Autrement dit, promouvoir dans ses cours, dans ses sorties médiatiques, dans le comportement, au quotidien, la posture de dévouement désintéressé, d’intégrité et d’héroïsme du révolutionnaire. Mais vous prétextez qu’il est trop tôt pour la conduire ; que la méthode, les stratégies ne sont pas abouties et que les hommes capables, les compagnons de lutte intrépides et patriotes pour la conduire manquent à l’appel du destin. Je vous objecte qu’on ne peut rebâtir notre grandeur passée que sur ce nouveau socle ; qu’il ne faut vivre dans les livres et surfer sur les théories révolutionnaires pour faire la révolution. Notre histoire est unique et sa révolution le sera aussi.
Par ma posture, j'inspire et je sais exactement ce que je fais. Ça peut réussir, ça peut échouer, mais dans tous les cas, l’action des veilleurs de conscience contribue inéluctablement à une issue meilleure pour ce peuple. Sinon, pourquoi célébrez-vous les coups d'État ailleurs en Afrique, que vous qualifiez de révolution, et vous ne voulez pas que Paul Biya parte au moyen d’une révolution ? Pourquoi applaudir et s'enthousiasmer au Mali, mais refuser que le peuple camerounais copie cet exemple que vous trouvez si édifiant ? Si la règle de la gouvernance du pré-carré français est que "tout ce qui mène vers L’anti-néocolonialisme est bon", en quoi le démantèlement du régime néo-colonialiste de Yaoundé, par quelque moyen que ce soit, en serait-il une exception ? Comment savez-vous, de prime abord que le départ de Paul Biya mènerait au chaos ? La politique s'accommode-t-elle de prémonitions fiévreuses ?

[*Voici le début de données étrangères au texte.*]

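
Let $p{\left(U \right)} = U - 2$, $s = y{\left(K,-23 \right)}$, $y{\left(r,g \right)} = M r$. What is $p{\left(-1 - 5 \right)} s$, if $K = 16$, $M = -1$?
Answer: $128$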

Ce n'est point que je me fiche de la vie des autres, c'est que je sais, d'expérience historique, que celui qui aime le peuple, véritablement, le fait même contre les infidélités de ce dernier. En ce sens on peut dire, à la suite de Soljenitsyne, que « notre peuple est ingrat, criminel, incapable d’apprécier la magnanimité » (L’Archipel du goulag, p. 313). Mais celui qui se dédie pour le peuple et pour la grandeur de la nation ne se soucie pas de ses propres humeurs, encore moins de son confort personnel ; il ne se lève pas le matin, il ne travaille pas en journée, il ne dort pas la nuit en pensant à son nombril. En somme, il ne s'accroche pas aux pensées alimentaires du genre : "Je veux voir mes enfants grandir". Au contraire, il identifie ses cibles, mesure les pertes et les gains de son action et prend des risques. Je prends un exemple : j'ai poussé le colonel Joël-Émile Bamkoui à bout et je savais qu'il m'arrêterait ou fomenterait un assassinat contre ma personne. Ce faisant, je tue la peur chez des milliers de Camerounais qui, par ma bravoure, s'inspireront de moi. Du même coup, je redonne toute sa dignité à l’enseignant, aux intellectuels, qui ne devraient plus jamais subir la torture du fait de leurs opinions politiques. Je contribue à la chute de ce régime et si vous dites que vous n'êtes pas prêt à gouverner, vous vous retirez de la vie politique. Biya est arrivé au pouvoir dans quelles conditions, avec quelle équipe ?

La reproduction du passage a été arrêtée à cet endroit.